Patchy hair loss can be caused by:

  • Ringworm. Small patches of hair loss associated with dandruff-like scaling of the scalp and stubby, broken hair shafts within the bald area is typical of scalp ringworm. It occurs in children and is highly contagious, but it is not a serious threat to health. Once the diagnosis is made, the condition is easily treated with anti-ringworm treatment.
  • Alopecia areata. This condition involves patchy hair loss with normal underlying skin; the cause is unknown. As the hair in one patch starts to grow again, another bald patch may develop elsewhere. No cure for this condition is known, but it usually clears up by itself in six months to a year.

Need To Know:

In alopecia areata, it is rare for all scalp hair to be permanently lost. But this is more likely:

  • If the alopecia begins early in life,
  • If it persists over a long period, or
  • If it covers the scalp extensively.

Balding In Men

Balding is a normal process that develops to some degree in all men. It is influenced by male sex hormones, called androgens. Hormones are chemical messengers produced by the body that stimulates activity by organs or tissues elsewhere in the body.

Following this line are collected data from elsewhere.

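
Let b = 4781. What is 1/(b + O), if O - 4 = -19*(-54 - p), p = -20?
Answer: 1/5431 ≈ 0.00018413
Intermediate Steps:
O = 650 (O = 4 - 19*(-54 - 1*(-20)) = 4 - 19*(-54 + 20) = 4 - 19*(-34) = 4 + 646 = 650)
1/(b + O) = 1/(4781 + 650) = 1/5431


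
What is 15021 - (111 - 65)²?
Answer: 12905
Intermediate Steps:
15021 - (111 - 65)² = 15021 - 1*46² = 15021 - 1*2116 = 15021 - 2116 = 12905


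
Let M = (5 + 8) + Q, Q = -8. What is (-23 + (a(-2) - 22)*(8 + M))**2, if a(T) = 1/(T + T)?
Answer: 1560001/16 ≈ 97500.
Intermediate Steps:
M = 5 (M = (5 + 8) - 8 = 13 - 8 = 5)
a(T) = 1/(2*T)
(-23 + (a(-2) - 22)*(8 + M))**2 = (-23 + ((1/2)/(-2) - 22)*(8 + 5))**2 = (-23 + ((1/2)*(-1/2) - 22)*13)**2 = (-23 + (-1/4 - 22)*13)**2 = (-23 - 89/4*13)**2 = (-23 - 1157/4)**2 = (-1249/4)**2 = 1560001/16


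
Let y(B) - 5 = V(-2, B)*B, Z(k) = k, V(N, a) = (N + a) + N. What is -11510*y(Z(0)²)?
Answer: -57550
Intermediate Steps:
V(N, a) = a + 2*N
y(B) = 5 + B*(-4 + B) (y(B) = 5 + (B + 2*(-2))*B = 5 + (B - 4)*B = 5 + (-4 + B)*B = 5 + B*(-4 + B))
-11510*y(Z(0)²) = -11510*(5 + 0²*(-4 + 0²)) = -11510*(5 + 0*(-4 + 0)) = -11510*(5 + 0*(-4)) = -11510*(5 + 0) = -11510*5 = -57550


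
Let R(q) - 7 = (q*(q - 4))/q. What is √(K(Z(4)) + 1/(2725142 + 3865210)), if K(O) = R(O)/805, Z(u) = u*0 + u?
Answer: √312178262378385/189472620 ≈ 0.093251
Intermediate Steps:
Z(u) = u (Z(u) = 0 + u = u)
R(q) = 3 + q (R(q) = 7 + (q*(q - 4))/q = 7 + (q*(-4 + q))/q = 7 + (-4 + q) = 3 + q)
K(O) = 3/805 + O/805 (K(O) = (3 + O)/805 = (3 + O)*(1/805) = 3/805 + O/805)
√(K(Z(4)) + 1/(2725142 + 3865210)) = √((3/805 + (1/805)*4) + 1/(2725142 + 3865210)) = √((3/805 + 4/805) + 1/6590352) = √(1/115 + 1/6590352) = √(6590467/757890480) = √312178262378385/189472620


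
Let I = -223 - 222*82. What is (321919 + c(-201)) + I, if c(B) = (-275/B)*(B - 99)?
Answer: 20306464/67 ≈ 3.0308e+5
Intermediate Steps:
c(B) = -275*(-99 + B)/B (c(B) = (-275/B)*(-99 + B) = -275*(-99 + B)/B)
I = -18427 (I = -223 - 18204 = -18427)
(321919 + c(-201)) + I = (321919 + (-275 + 27225/(-201))) - 18427 = (321919 + (-275 + 27225*(-1/201))) - 18427 = (321919 + (-275 - 9075/67)) - 18427 = (321919 - 27500/67) - 18427 = 21541073/67 - 18427 = 20306464/67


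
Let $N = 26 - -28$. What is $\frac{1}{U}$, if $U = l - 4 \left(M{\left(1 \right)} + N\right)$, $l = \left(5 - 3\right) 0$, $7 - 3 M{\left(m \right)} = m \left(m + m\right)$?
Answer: $- \frac{3}{668} \approx -0.004491$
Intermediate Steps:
$M{\left(m \right)} = \frac{7}{3} - \frac{2 m^{2}}{3}$ ($M{\left(m \right)} = \frac{7}{3} - \frac{m \left(m + m\right)}{3} = \frac{7}{3} - \frac{m 2 m}{3} = \frac{7}{3} - \frac{2 m^{2}}{3}$)
$l = 0$ ($l = 2 \cdot 0 = 0$)
$N = 54$ ($N = 26 + 28 = 54$)
$U = - \frac{668}{3}$ ($U = 0 - 4 \left(\left(\frac{7}{3} - \frac{2 \cdot 1^{2}}{3}\right) + 54\right) = 0 - 4 \left(\left(\frac{7}{3} - \frac{2}{3}\right) + 54\right) = 0 - 4 \left(\frac{5}{3} + 54\right) = 0 - \frac{668}{3} = - \frac{668}{3} \approx -222.67$)
$\frac{1}{U} = \frac{1}{- \frac{668}{3}} = - \frac{3}{668}$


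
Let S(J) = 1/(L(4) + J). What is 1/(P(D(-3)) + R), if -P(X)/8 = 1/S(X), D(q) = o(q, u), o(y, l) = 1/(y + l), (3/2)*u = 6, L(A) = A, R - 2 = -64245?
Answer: -1/64283 ≈ -1.5556e-5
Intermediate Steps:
R = -64243 (R = 2 - 64245 = -64243)
S(J) = 1/(4 + J)
u = 4 (u = (⅔)*6 = 4)
o(y, l) = 1/(l + y)
D(q) = 1/(4 + q)
P(X) = -32 - 8*X (P(X) = -(32 + 8*X) = -8*(4 + X) = -32 - 8*X)
1/(P(D(-3)) + R) = 1/((-32 - 8/(4 - 3)) - 64243) = 1/((-32 - 8/1) - 64243) = 1/((-32 - 8*1) - 64243) = 1/((-32 - 8) - 64243) = 1/(-40 - 64243) = 1/(-64283) = -1/64283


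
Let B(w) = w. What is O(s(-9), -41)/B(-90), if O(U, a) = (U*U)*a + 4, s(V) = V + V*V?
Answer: 21254/9 ≈ 2361.6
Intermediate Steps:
s(V) = V + V**2
O(U, a) = 4 + a*U**2 (O(U, a) = U**2*a + 4 = a*U**2 + 4 = 4 + a*U**2)
O(s(-9), -41)/B(-90) = (4 - 41*81*(1 - 9)**2)/(-90) = (4 - 41*(-9*(-8))**2)*(-1/90) = (4 - 41*72**2)*(-1/90) = (4 - 41*5184)*(-1/90) = (4 - 212544)*(-1/90) = -212540*(-1/90) = 21254/9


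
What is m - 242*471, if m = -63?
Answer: -114045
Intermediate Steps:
m - 242*471 = -63 - 242*471 = -63 - 113982 = -114045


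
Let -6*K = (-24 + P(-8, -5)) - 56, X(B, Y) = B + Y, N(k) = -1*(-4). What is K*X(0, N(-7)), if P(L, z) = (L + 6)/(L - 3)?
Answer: 1756/33 ≈ 53.212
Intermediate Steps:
N(k) = 4
P(L, z) = (6 + L)/(-3 + L)
K = 439/33 (K = -((-24 + (6 - 8)/(-3 - 8)) - 56)/6 = -((-24 - 2/(-11)) - 56)/6 = -((-24 - 1/11*(-2)) - 56)/6 = -((-24 + 2/11) - 56)/6 = -(-262/11 - 56)/6 = -⅙*(-878/11) = 439/33 ≈ 13.303)
K*X(0, N(-7)) = 439*(0 + 4)/33 = (439/33)*4 = 1756/33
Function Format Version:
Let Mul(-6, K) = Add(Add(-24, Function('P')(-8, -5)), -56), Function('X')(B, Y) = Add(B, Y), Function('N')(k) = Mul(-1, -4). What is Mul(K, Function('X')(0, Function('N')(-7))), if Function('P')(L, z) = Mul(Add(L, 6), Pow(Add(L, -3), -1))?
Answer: Rational(1756, 33) ≈ 53.212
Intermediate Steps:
Function('N')(k) = 4
Function('P')(L, z) = Mul(Pow(Add(-3, L), -1), Add(6, L)) (Function('P')(L, z) = Mul(Add(6, L), Pow(Add(-3, L), -1)) = Mul(Pow(Add(-3, L), -1), Add(6, L)))
K = Rational(439, 33) (K = Mul(Rational(-1, 6), Add(Add(-24, Mul(Pow(Add(-3, -8), -1), Add(6, -8))), -56)) = Mul(Rational(-1, 6), Add(Add(-24, Mul(Pow(-11, -1), -2)), -56)) = Mul(Rational(-1, 6), Add(Add(-24, Mul(Rational(-1, 11), -2)), -56)) = Mul(Rational(-1, 6), Add(Add(-24, Rational(2, 11)), -56)) = Mul(Rational(-1, 6), Add(Rational(-262, 11), -56)) = Mul(Rational(-1, 6), Rational(-878, 11)) = Rational(439, 33) ≈ 13.303)
Mul(K, Function('X')(0, Function('N')(-7))) = Mul(Rational(439, 33), Add(0, 4)) = Mul(Rational(439, 33), 4) = Rational(1756, 33)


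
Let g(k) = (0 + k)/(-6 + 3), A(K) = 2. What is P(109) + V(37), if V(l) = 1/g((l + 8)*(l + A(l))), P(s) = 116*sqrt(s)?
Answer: -1/585 + 116*sqrt(109) ≈ 1211.1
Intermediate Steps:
g(k) = -k/3 (g(k) = k/(-3) = k*(-1/3) = -k/3)
V(l) = -3/((2 + l)*(8 + l)) (V(l) = 1/(-(l + 8)*(l + 2)/3) = 1/(-(8 + l)*(2 + l)/3) = 1/(-(2 + l)*(8 + l)/3) = -3/((2 + l)*(8 + l)))
P(109) + V(37) = 116*sqrt(109) - 3/(16 + 37**2 + 10*37) = 116*sqrt(109) - 3/(16 + 1369 + 370) = 116*sqrt(109) - 3/1755 = 116*sqrt(109) - 3*1/1755 = 116*sqrt(109) - 1/585 = -1/585 + 116*sqrt(109)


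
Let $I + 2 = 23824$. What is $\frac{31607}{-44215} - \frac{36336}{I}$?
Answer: $- \frac{1179769097}{526644865} \approx -2.2402$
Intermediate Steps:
$I = 23822$ ($I = -2 + 23824 = 23822$)
$\frac{31607}{-44215} - \frac{36336}{I} = \frac{31607}{-44215} - \frac{36336}{23822} = 31607 \left(- \frac{1}{44215}\right) - \frac{18168}{11911} = - \frac{31607}{44215} - \frac{18168}{11911} = - \frac{1179769097}{526644865}$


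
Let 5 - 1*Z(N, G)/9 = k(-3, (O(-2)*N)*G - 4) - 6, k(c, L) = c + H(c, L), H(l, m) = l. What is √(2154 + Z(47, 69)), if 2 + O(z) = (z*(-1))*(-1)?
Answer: √2307 ≈ 48.031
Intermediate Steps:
O(z) = -2 + z (O(z) = -2 + (z*(-1))*(-1) = -2 - z*(-1) = -2 + z)
k(c, L) = 2*c (k(c, L) = c + c = 2*c)
Z(N, G) = 153 (Z(N, G) = 45 - 9*(2*(-3) - 6) = 45 - 9*(-6 - 6) = 45 - 9*(-12) = 45 + 108 = 153)
√(2154 + Z(47, 69)) = √(2154 + 153) = √2307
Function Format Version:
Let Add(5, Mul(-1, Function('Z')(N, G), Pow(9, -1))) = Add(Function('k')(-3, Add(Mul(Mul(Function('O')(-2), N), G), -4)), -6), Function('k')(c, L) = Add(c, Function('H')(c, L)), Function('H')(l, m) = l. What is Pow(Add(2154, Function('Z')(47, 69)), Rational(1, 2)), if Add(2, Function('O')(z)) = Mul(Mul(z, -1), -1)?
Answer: Pow(2307, Rational(1, 2)) ≈ 48.031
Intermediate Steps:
Function('O')(z) = Add(-2, z) (Function('O')(z) = Add(-2, Mul(Mul(z, -1), -1)) = Add(-2, Mul(Mul(-1, z), -1)) = Add(-2, z))
Function('k')(c, L) = Mul(2, c) (Function('k')(c, L) = Add(c, c) = Mul(2, c))
Function('Z')(N, G) = 153 (Function('Z')(N, G) = Add(45, Mul(-9, Add(Mul(2, -3), -6))) = Add(45, Mul(-9, Add(-6, -6))) = Add(45, Mul(-9, -12)) = Add(45, 108) = 153)
Pow(Add(2154, Function('Z')(47, 69)), Rational(1, 2)) = Pow(Add(2154, 153), Rational(1, 2)) = Pow(2307, Rational(1, 2))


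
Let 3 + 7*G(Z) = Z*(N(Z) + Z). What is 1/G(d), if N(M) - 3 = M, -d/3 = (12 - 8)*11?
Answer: 7/34449 ≈ 0.00020320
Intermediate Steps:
d = -132 (d = -3*(12 - 8)*11 = -12*11 = -3*44 = -132)
N(M) = 3 + M
G(Z) = -3/7 + Z*(3 + 2*Z)/7 (G(Z) = -3/7 + (Z*((3 + Z) + Z))/7 = -3/7 + (Z*(3 + 2*Z))/7 = -3/7 + Z*(3 + 2*Z)/7)
1/G(d) = 1/(-3/7 + (1/7)*(-132)**2 + (1/7)*(-132)*(3 - 132)) = 1/(-3/7 + (1/7)*17424 + (1/7)*(-132)*(-129)) = 1/(-3/7 + 17424/7 + 17028/7) = 1/(34449/7) = 7/34449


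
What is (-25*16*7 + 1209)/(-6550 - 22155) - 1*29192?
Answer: -837954769/28705 ≈ -29192.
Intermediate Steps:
(-25*16*7 + 1209)/(-6550 - 22155) - 1*29192 = (-400*7 + 1209)/(-28705) - 29192 = (-2800 + 1209)*(-1/28705) - 29192 = -1591*(-1/28705) - 29192 = 1591/28705 - 29192 = -837954769/28705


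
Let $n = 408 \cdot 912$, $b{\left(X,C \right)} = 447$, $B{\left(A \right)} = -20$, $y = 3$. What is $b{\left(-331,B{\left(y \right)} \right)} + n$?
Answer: $372543$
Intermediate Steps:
$n = 372096$
$b{\left(-331,B{\left(y \right)} \right)} + n = 447 + 372096 = 372543$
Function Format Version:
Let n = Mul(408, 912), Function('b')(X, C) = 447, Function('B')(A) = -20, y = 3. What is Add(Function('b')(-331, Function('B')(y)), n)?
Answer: 372543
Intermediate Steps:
n = 372096
Add(Function('b')(-331, Function('B')(y)), n) = Add(447, 372096) = 372543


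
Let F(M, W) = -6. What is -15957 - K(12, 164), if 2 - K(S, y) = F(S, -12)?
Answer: -15965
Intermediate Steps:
K(S, y) = 8 (K(S, y) = 2 - 1*(-6) = 2 + 6 = 8)
-15957 - K(12, 164) = -15957 - 1*8 = -15957 - 8 = -15965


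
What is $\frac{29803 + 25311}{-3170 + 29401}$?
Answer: $\frac{3242}{1543} \approx 2.1011$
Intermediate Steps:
$\frac{29803 + 25311}{-3170 + 29401} = \frac{55114}{26231} = 55114 \cdot \frac{1}{26231} = \frac{3242}{1543}$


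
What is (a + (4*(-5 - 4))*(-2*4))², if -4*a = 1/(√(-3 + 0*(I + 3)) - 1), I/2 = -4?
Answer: (4609 + I*√3)²/256 ≈ 82980.0 + 62.367*I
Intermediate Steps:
I = -8 (I = 2*(-4) = -8)
a = -1/(4*(-1 + I*√3)) (a = -1/(4*(√(-3 + 0*(-8 + 3)) - 1)) = -1/(4*(√(-3 + 0*(-5)) - 1)) = -1/(4*(√(-3 + 0) - 1)) = -1/(4*(√(-3) - 1)) = -1/(4*(I*√3 - 1)) = -1/(4*(-1 + I*√3)) ≈ 0.0625 + 0.10825*I)
(a + (4*(-5 - 4))*(-2*4))² = ((1/16 + I*√3/16) + (4*(-5 - 4))*(-2*4))² = ((1/16 + I*√3/16) + (4*(-9))*(-8))² = ((1/16 + I*√3/16) - 36*(-8))² = ((1/16 + I*√3/16) + 288)² = (4609/16 + I*√3/16)²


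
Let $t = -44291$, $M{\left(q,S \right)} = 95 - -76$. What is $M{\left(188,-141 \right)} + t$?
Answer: $-44120$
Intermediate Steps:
$M{\left(q,S \right)} = 171$ ($M{\left(q,S \right)} = 95 + 76 = 171$)
$M{\left(188,-141 \right)} + t = 171 - 44291 = -44120$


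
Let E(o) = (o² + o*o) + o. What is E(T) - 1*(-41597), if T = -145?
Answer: 83502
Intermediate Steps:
E(o) = o + 2*o² (E(o) = (o² + o²) + o = 2*o² + o = o + 2*o²)
E(T) - 1*(-41597) = -145*(1 + 2*(-145)) - 1*(-41597) = -145*(1 - 290) + 41597 = -145*(-289) + 41597 = 41905 + 41597 = 83502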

There also is a strong inherited factor in balding. The trait can be inherited from either the mother’s or the father’s side of the family. It can affect both men and women, although women with this inherited tendency do not become completely bald.

The process of balding is due to progressive miniaturization of individual hair follicles, which become smaller and have a shorter growth cycle. The hairs consequently become smaller and narrower. The number of hair follicles remains the same, however. There is the same number of hair follicles in the scalp of a bald man as in the scalp of a man with a full head of hair.

The very first signs of the effects of androgens on scalp hair growth occur soon after puberty, which is the stage in the human life when the reproductive organs reach maturity. In boys, puberty occurs around age 13. After puberty, the front hairline above the temples may recede. In some men, this may be as far as the balding process will develop.

There is tremendous variation in the extent to which individuals may lose hair.

  • Some men experience a recession of the front hairline above the temples while retaining hair in the middle, which creates an “M” shape in the hairline above the temples and forehead.
  • Some lose hair on the center of the scalp, which produces a “bald spot” surrounded by hair.
  • Others have the recession at the front of their scalp join up with this area to create a larger balding area.
  • Some develop uniform thinning of the hair over the top of the scalp, with no discernible pattern; this usually progresses to complete baldness.

Nice To Know:

In men who will become completely bald, the majority will lose their hair at a young age and will complete the balding process by their mid-thirties.